Here is what some of her freshmen said:

"Not once in my four years of high school was I required to turn in a paper of over 1,000 words."

"My high school instructors didn't have time to grade or teach . . . longer, in-depth papers. It was hard transitioning from high school with no writing experience to college."

"I was not required to write long papers ever. The teachers claimed that it would be too much to grade."

"My [high school] teachers assigned small [papers]; assignments that have not proved beneficial in the long run."

One student who was home-schooled in high school praised the Seton Home Study School program, which required a lot of writing. But another said, "I hated writing [and] convinced my mom to stop making me write."
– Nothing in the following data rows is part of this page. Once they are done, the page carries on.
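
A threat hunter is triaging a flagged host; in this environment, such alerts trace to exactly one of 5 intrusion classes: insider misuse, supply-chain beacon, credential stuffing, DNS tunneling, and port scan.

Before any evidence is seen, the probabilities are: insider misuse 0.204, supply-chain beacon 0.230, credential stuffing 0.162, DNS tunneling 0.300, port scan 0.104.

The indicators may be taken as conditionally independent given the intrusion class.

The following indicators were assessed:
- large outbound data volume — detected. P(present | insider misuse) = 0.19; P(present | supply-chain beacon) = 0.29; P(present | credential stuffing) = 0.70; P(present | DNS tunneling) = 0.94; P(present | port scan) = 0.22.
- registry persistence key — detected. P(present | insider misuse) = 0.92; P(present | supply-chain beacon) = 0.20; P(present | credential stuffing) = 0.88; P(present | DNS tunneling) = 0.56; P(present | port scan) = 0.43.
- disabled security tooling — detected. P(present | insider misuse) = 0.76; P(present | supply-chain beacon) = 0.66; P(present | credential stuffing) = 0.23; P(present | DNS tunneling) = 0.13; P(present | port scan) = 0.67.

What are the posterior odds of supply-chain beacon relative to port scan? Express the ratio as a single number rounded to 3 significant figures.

Unnormalized posterior weight (prior times the indicator likelihoods) for each of the two hypotheses:
  supply-chain beacon: 0.230 × 0.29 × 0.20 × 0.66 = 0.0088044
  port scan: 0.104 × 0.22 × 0.43 × 0.67 = 0.0065917
Posterior odds = 0.0088044 / 0.0065917 ≈ 1.34.

1.34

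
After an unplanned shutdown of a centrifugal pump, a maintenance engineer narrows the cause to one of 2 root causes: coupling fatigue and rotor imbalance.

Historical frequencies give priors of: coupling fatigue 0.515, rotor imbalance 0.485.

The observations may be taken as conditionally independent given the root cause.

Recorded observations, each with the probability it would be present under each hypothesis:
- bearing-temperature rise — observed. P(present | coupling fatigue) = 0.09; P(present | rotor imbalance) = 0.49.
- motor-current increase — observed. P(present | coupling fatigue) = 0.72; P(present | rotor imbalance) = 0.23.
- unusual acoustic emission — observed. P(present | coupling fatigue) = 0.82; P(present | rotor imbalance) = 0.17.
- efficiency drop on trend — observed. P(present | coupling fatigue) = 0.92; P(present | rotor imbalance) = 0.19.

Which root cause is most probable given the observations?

coupling fatigue

For each hypothesis, the unnormalized posterior weight is prior × product of the observation likelihoods:
  coupling fatigue: 0.515 × 0.09 × 0.72 × 0.82 × 0.92 = 0.025176
  rotor imbalance: 0.485 × 0.49 × 0.23 × 0.17 × 0.19 = 0.0017655
The unnormalized weights sum to 0.026941.
P(coupling fatigue | evidence) ≈ 0.025176 / 0.026941 ≈ 0.934
P(rotor imbalance | evidence) ≈ 0.0017655 / 0.026941 ≈ 0.066
The largest is 0.934, so coupling fatigue is most probable.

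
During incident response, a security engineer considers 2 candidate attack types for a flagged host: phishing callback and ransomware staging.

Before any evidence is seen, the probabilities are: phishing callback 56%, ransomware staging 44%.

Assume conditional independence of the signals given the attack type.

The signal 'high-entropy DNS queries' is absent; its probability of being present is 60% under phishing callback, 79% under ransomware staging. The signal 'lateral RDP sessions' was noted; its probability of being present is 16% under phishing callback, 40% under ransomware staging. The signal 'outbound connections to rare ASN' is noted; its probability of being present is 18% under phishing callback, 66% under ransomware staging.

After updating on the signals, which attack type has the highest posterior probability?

For each hypothesis, the unnormalized posterior weight is prior × product of the signal likelihoods (using 1 − P(present | H) for each absent signal):
  phishing callback: 0.560 × (1 − 0.60) × 0.16 × 0.18 = 0.0064512
  ransomware staging: 0.440 × (1 − 0.79) × 0.40 × 0.66 = 0.024394
Marginal likelihood of the evidence = 0.030845.
P(phishing callback | evidence) ≈ 0.0064512 / 0.030845 ≈ 0.209
P(ransomware staging | evidence) ≈ 0.024394 / 0.030845 ≈ 0.791
The largest is 0.791, so ransomware staging is most probable.

ransomware staging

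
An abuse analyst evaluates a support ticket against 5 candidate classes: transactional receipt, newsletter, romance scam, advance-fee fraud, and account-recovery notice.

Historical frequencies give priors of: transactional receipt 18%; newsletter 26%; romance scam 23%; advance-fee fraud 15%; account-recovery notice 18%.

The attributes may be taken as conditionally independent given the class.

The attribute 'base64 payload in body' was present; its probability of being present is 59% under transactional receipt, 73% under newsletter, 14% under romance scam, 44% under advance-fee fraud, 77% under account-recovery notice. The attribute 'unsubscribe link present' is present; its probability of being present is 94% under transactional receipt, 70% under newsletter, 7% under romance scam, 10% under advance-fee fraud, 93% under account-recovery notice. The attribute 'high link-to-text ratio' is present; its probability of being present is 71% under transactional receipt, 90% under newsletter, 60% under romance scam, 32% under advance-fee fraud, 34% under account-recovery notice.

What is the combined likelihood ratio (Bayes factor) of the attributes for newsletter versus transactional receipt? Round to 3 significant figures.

1.17

Take the product of per-attribute likelihoods under each hypothesis, then divide.
  newsletter: 0.73 × 0.70 × 0.90 = 0.4599
  transactional receipt: 0.59 × 0.94 × 0.71 = 0.39377
Bayes factor = 0.4599 / 0.39377 ≈ 1.17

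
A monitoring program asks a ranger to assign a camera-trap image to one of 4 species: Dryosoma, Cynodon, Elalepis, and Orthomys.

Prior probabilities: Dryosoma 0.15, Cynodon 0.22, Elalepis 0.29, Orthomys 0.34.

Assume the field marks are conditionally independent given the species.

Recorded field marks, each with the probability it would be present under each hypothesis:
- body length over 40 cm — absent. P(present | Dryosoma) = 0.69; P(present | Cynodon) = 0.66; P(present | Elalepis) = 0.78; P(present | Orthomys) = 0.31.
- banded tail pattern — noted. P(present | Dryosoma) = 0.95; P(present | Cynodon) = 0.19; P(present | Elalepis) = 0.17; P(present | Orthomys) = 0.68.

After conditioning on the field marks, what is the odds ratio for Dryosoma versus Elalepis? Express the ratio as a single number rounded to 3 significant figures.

Posterior odds equal prior odds times the likelihood ratio; only the two competing hypotheses matter (using 1 − P(present | H) for each absent field mark).
  Dryosoma: 0.15 × (1 − 0.69) × 0.95 = 0.044175
  Elalepis: 0.29 × (1 − 0.78) × 0.17 = 0.010846
Posterior odds = 0.044175 / 0.010846 ≈ 4.07.

4.07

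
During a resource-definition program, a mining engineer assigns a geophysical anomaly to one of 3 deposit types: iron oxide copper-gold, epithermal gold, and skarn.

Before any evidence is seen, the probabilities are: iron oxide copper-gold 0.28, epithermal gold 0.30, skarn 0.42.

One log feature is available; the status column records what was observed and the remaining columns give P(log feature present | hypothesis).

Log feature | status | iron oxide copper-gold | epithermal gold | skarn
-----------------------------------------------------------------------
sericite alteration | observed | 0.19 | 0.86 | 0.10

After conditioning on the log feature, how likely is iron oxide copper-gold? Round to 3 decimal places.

For each hypothesis, the unnormalized posterior weight is prior × likelihood:
  iron oxide copper-gold: 0.28 × 0.19 = 0.0532
  epithermal gold: 0.30 × 0.86 = 0.258
  skarn: 0.42 × 0.10 = 0.042
Marginal likelihood of the evidence = 0.3532.
P(iron oxide copper-gold | evidence) = 0.0532 / 0.3532 ≈ 0.151.

0.151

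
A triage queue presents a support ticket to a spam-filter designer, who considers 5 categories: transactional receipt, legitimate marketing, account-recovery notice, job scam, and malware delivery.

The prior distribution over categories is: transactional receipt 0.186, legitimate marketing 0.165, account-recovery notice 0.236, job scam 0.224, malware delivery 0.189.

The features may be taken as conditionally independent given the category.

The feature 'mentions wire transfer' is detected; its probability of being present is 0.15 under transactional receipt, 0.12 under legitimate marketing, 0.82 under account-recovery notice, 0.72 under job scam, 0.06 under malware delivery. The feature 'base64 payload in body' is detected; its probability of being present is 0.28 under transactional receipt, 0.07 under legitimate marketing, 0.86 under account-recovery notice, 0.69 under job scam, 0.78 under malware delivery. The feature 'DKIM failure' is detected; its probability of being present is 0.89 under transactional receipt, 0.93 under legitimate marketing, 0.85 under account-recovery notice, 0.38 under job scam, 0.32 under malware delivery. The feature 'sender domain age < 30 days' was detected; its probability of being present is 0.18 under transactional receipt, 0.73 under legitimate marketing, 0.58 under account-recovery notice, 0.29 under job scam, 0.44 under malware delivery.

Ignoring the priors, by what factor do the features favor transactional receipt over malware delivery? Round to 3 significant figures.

The Bayes factor is the ratio of the joint likelihoods of the feature pattern under the two hypotheses.
  transactional receipt: 0.15 × 0.28 × 0.89 × 0.18 = 0.0067284
  malware delivery: 0.06 × 0.78 × 0.32 × 0.44 = 0.0065894
Bayes factor = 0.0067284 / 0.0065894 ≈ 1.02

1.02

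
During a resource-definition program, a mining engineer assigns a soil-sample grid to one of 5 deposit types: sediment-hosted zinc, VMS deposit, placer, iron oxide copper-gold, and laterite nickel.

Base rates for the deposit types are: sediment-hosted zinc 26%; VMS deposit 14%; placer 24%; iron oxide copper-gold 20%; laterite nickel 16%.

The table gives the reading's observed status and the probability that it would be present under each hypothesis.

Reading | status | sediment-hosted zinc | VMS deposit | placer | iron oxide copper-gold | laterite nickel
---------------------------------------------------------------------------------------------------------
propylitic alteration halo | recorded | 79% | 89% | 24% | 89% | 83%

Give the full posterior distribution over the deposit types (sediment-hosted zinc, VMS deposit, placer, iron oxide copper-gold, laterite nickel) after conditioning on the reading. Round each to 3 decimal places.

0.294, 0.178, 0.082, 0.255, 0.190

By Bayes' rule, the unnormalized weight for each hypothesis is prior × likelihood:
  sediment-hosted zinc: 0.26 × 0.79 = 0.2054
  VMS deposit: 0.14 × 0.89 = 0.1246
  placer: 0.24 × 0.24 = 0.0576
  iron oxide copper-gold: 0.20 × 0.89 = 0.178
  laterite nickel: 0.16 × 0.83 = 0.1328
Normalizing constant Z = 0.2054 + 0.1246 + 0.0576 + 0.178 + 0.1328 = 0.6984.
P(sediment-hosted zinc | evidence) = 0.2054 / 0.6984 ≈ 0.294
P(VMS deposit | evidence) = 0.1246 / 0.6984 ≈ 0.178
P(placer | evidence) = 0.0576 / 0.6984 ≈ 0.082
P(iron oxide copper-gold | evidence) = 0.178 / 0.6984 ≈ 0.255
P(laterite nickel | evidence) = 0.1328 / 0.6984 ≈ 0.190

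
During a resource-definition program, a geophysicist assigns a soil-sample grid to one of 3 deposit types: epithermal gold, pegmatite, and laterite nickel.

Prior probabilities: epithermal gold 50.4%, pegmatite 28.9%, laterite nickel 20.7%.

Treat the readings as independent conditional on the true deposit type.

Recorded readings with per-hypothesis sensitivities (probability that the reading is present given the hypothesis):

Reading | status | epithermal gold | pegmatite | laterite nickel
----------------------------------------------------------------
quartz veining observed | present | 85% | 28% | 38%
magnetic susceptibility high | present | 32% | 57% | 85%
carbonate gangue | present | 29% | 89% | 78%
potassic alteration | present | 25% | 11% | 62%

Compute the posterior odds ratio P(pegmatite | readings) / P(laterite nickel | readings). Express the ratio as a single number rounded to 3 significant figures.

The normalizing constant cancels in an odds ratio, so compute prior × likelihood for the two hypotheses only:
  pegmatite: 0.289 × 0.28 × 0.57 × 0.89 × 0.11 = 0.0045156
  laterite nickel: 0.207 × 0.38 × 0.85 × 0.78 × 0.62 = 0.032334
Posterior odds = 0.0045156 / 0.032334 ≈ 0.140.

0.140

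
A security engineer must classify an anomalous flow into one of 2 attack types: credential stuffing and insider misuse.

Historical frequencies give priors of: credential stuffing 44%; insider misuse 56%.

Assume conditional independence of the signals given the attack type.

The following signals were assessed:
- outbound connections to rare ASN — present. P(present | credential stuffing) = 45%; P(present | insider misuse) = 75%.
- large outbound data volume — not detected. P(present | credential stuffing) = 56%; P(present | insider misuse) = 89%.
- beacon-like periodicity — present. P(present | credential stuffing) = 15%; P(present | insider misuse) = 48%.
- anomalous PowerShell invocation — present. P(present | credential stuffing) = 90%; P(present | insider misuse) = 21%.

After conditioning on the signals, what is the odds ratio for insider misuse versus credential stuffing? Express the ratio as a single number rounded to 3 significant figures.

The normalizing constant cancels in an odds ratio, so compute prior × likelihood for the two hypotheses only (using 1 − P(present | H) for each absent signal):
  insider misuse: 0.56 × 0.75 × (1 − 0.89) × 0.48 × 0.21 = 0.004657
  credential stuffing: 0.44 × 0.45 × (1 − 0.56) × 0.15 × 0.90 = 0.011761
Posterior odds = 0.004657 / 0.011761 ≈ 0.396.

0.396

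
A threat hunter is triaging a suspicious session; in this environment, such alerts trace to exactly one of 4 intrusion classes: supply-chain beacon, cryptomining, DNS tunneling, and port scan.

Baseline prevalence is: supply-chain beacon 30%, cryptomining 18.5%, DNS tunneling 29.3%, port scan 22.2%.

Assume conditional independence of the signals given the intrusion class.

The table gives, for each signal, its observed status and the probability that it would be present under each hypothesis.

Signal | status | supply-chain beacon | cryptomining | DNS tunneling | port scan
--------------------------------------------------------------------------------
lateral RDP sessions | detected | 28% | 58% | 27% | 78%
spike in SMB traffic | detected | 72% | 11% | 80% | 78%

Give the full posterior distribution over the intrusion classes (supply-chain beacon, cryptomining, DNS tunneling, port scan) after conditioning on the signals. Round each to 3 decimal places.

0.223, 0.044, 0.234, 0.499

Multiply each prior by the joint likelihood of the signal pattern:
  supply-chain beacon: 0.300 × 0.28 × 0.72 = 0.06048
  cryptomining: 0.185 × 0.58 × 0.11 = 0.011803
  DNS tunneling: 0.293 × 0.27 × 0.80 = 0.063288
  port scan: 0.222 × 0.78 × 0.78 = 0.13506
The unnormalized weights sum to 0.27064.
P(supply-chain beacon | evidence) = 0.06048 / 0.27064 ≈ 0.223
P(cryptomining | evidence) = 0.011803 / 0.27064 ≈ 0.044
P(DNS tunneling | evidence) = 0.063288 / 0.27064 ≈ 0.234
P(port scan | evidence) = 0.13506 / 0.27064 ≈ 0.499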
Some were lucky. "I had excellent English teachers who assigned papers almost weekly and had us writing every day," one student said. Another said that more high school writing was necessary but that my call for more 4,000-word (about 16 pages) papers was too much. "I was never assigned a paper needing more than 2,000 words, yet I am confident that my research skills still stand strong," the student said.

In what many teachers of my acquaintance would consider an understatement, Simpson said that "students do not always embrace the learning opportunities that fill the school day." In other words, teachers have to be persistent and tough.

"Plenty of books detailing various methods of teaching writing attempt to maximize student success and minimize educators' time and level of disillusionment," she wrote. "The truth is that learning to write takes a great deal of practice, and giving students feedback takes time and effort."

That responsibility falls more heavily on college professors such as Simpson than it should. I sense some high schools are getting the message. The ability to research questions and explain the results clearly is needed not just in college but in just about every trade or profession, and in life. Our teenagers will complain when we make them do it, but someday some of them might tell us, as they did Simpson, they were glad they did.